SEC Brings New Kind of Enforcement Action Aimed at Preventing Retaliation Against Whistleblowers
On June 16, 2014, the U.S. Securities and Exchange Commission (SEC) instituted an administrative proceeding against Paradigm Capital Management, Inc. (Paradigm) and its majority owner, Candace King Weir (Weir), in part for retaliation against a whistleblower for informing the agency about alleged improper principal transactions between the firm and an affiliated broker-dealer.1 The SEC alleged that Paradigm and Weir punished the whistleblower, who was formerly the head trader at the firm, for tipping the SEC about the allegedly improper trades by stripping him of his title and authority until he eventually resigned. Paradigm agreed to settle the charges related to the alleged retaliation and trading violations for $2.2 million in sanctions.

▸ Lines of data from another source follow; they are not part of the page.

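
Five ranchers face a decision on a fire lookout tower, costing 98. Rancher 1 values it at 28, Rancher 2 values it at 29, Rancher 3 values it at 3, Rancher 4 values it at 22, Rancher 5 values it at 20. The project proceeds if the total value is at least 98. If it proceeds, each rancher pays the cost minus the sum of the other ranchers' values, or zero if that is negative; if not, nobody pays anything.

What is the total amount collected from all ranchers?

83

Total value 102 ≥ cost 98, so it is built.
Rancher 1: others sum to 74; max(0, 98 - 74) = 24.
Rancher 2: others sum to 73; max(0, 98 - 73) = 25.
Rancher 3: others sum to 99; max(0, 98 - 99) = 0.
Rancher 4: others sum to 80; max(0, 98 - 80) = 18.
Rancher 5: others sum to 82; max(0, 98 - 82) = 16.
Total collected = 24 + 25 + 0 + 18 + 16 = 83.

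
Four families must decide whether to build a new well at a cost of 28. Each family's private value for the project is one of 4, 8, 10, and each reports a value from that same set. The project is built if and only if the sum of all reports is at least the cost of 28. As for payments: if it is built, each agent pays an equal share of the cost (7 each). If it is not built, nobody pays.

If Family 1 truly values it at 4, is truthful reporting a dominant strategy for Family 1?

Yes

Check each profile of the others' reports and compare truth against every alternative report.
Others report (4, 8, 8): truth gives 0, best alternative gives -3.
Others report (4, 8, 10): truth gives 0, best alternative gives -3.
Others report (4, 10, 8): truth gives 0, best alternative gives -3.
Others report (8, 4, 8): truth gives 0, best alternative gives -3.
Others report (8, 4, 10): truth gives 0, best alternative gives -3.
Others report (8, 8, 4): truth gives 0, best alternative gives -3.
(Remaining 21 profiles checked similarly; truth is weakly best in each.)
In every case the truthful report is at least as good as any alternative, so it is a dominant strategy.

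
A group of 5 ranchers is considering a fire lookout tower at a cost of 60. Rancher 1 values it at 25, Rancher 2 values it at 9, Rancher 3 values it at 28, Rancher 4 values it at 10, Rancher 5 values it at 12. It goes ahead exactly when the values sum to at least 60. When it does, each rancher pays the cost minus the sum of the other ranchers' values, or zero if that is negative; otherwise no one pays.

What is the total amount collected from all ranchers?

5

Total value 84 ≥ cost 60, so it is built.
Rancher 1: others sum to 59; max(0, 60 - 59) = 1.
Rancher 2: others sum to 75; max(0, 60 - 75) = 0.
Rancher 3: others sum to 56; max(0, 60 - 56) = 4.
Rancher 4: others sum to 74; max(0, 60 - 74) = 0.
Rancher 5: others sum to 72; max(0, 60 - 72) = 0.
Total collected = 1 + 0 + 4 + 0 + 0 = 5.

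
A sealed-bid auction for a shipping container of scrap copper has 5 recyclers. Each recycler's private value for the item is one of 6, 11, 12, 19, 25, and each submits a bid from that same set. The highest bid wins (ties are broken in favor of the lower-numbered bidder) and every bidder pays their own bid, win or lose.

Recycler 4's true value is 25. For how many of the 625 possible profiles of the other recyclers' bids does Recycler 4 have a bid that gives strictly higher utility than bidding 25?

413

Others bid (6, 6, 6, 6): truth gives 0; bid 11 gives 14 > 0. Violating.
Others bid (6, 6, 6, 11): truth gives 0; bid 11 gives 14 > 0. Violating.
Others bid (6, 6, 6, 12): truth gives 0; bid 12 gives 13 > 0. Violating.
Others bid (6, 6, 6, 19): truth gives 0; bid 19 gives 6 > 0. Violating.
Others bid (6, 6, 6, 25): truth gives 0; no alternative beats it.
Others bid (6, 6, 11, 25): truth gives 0; no alternative beats it.
(Checking all 625 profiles: 413 have a profitable deviation, 212 do not.)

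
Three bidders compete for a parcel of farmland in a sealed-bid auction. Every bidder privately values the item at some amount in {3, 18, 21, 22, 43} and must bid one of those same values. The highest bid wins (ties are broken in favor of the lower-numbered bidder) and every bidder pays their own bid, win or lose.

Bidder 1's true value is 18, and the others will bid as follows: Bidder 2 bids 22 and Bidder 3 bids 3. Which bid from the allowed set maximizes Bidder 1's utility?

3

Bid 3: loses but pays 3, utility -3.
Bid 18: loses but pays 18, utility -18.
Bid 21: loses but pays 21, utility -21.
Bid 22: wins, pays 22, utility 18 - 22 = -4.
Bid 43: wins, pays 43, utility 18 - 43 = -25.
The best choice is 3 with utility -3.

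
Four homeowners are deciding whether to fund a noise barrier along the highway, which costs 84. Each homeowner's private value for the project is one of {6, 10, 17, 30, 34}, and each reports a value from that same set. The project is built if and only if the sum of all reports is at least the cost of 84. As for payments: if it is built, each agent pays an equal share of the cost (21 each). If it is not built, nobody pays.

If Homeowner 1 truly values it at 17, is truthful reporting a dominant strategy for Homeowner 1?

Consider the case where Homeowner 2 reports 6, Homeowner 3 reports 30 and Homeowner 4 reports 34.
Truthful report 17: project built, pays 21, utility 17 - 21 = -4.
Report 6 instead: project not built, utility 0.
Since 0 > -4, reporting 6 is strictly better here, so truthful reporting is not dominant.

No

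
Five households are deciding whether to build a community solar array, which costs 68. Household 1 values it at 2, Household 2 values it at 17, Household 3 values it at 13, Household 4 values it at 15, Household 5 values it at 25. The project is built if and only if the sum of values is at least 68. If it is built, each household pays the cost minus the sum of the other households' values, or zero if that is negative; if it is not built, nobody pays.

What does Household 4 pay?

11

Total value 72 ≥ cost 68, so the project is built.
The other households' values sum to 57.
Cost minus that sum is 68 - 57 = 11.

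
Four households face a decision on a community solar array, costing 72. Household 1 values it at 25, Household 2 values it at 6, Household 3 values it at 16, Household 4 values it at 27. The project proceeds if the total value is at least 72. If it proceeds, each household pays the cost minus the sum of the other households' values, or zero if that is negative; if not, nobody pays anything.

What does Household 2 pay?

Total value 74 ≥ cost 72, so the project is built.
The other households' values sum to 68.
Cost minus that sum is 72 - 68 = 4.

4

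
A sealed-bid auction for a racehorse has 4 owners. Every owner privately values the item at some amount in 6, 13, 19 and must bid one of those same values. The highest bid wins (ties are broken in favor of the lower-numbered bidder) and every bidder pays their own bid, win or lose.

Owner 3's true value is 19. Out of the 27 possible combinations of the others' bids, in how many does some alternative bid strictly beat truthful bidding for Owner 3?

Others bid (6, 6, 6): truth gives 0; bid 13 gives 6 > 0. Violating.
Others bid (6, 6, 13): truth gives 0; bid 13 gives 6 > 0. Violating.
Others bid (6, 19, 6): truth gives -19; bid 6 gives -6 > -19. Violating.
Others bid (6, 19, 13): truth gives -19; bid 6 gives -6 > -19. Violating.
Others bid (6, 6, 19): truth gives 0; no alternative beats it.
Others bid (6, 13, 6): truth gives 0; no alternative beats it.
(Checking all 27 profiles: 17 have a profitable deviation, 10 do not.)

17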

The SEC alleged that Weir caused dozens of improper principal transactions to occur between Paradigm and Weir's affiliated broker-dealer, C.L. King & Associates, Inc. The affiliated nature of the transactions was not disclosed to the hedge fund client on whose behalf the trades were entered. The SEC alleged that such transactions constitute a conflict of interest and should have been executed only with the client's informed consent. Although Paradigm established a review committee to approve the pricing of the trades at issue, the SEC alleged the committee was conflicted based on Weir's supervisory authority over its members. After learning that the whistleblower had contacted the SEC regarding the transactions, the SEC alleged that Paradigm immediately retaliated by removing the whistleblower from his position, stripping him of his supervisory responsibilities and otherwise marginalizing his role at the firm.
The SEC indicated this first-of-its-kind action should serve as a warning to firms not to retaliate against whistleblowers who tip the SEC about possible illegal activity. Andrew Ceresney, director of the SEC's Enforcement Division, emphasized that "those who might consider punishing whistleblowers should realize that such retaliation, in any form, is unacceptable." Sean McKessy, chief of the SEC's Office of the Whistleblower, echoed this sentiment, noting that the SEC "will continue to exercise [its] anti-retaliation authority in these and other types of situations where a whistleblower is wrongfully targeted for doing the right thing and reporting a possible securities law violation." The Paradigm whistleblower may be eligible for a whistleblower award under the Dodd-Frank anti-retaliation provisions, which can range between 10 percent and 30 percent of the SEC's recovery when the tip leads to sanctions of $1 million or more.
1 In the Matter of Paradigm Capital Management, Inc. and Candace King Weir, Adm. Proc. No. 3-15930.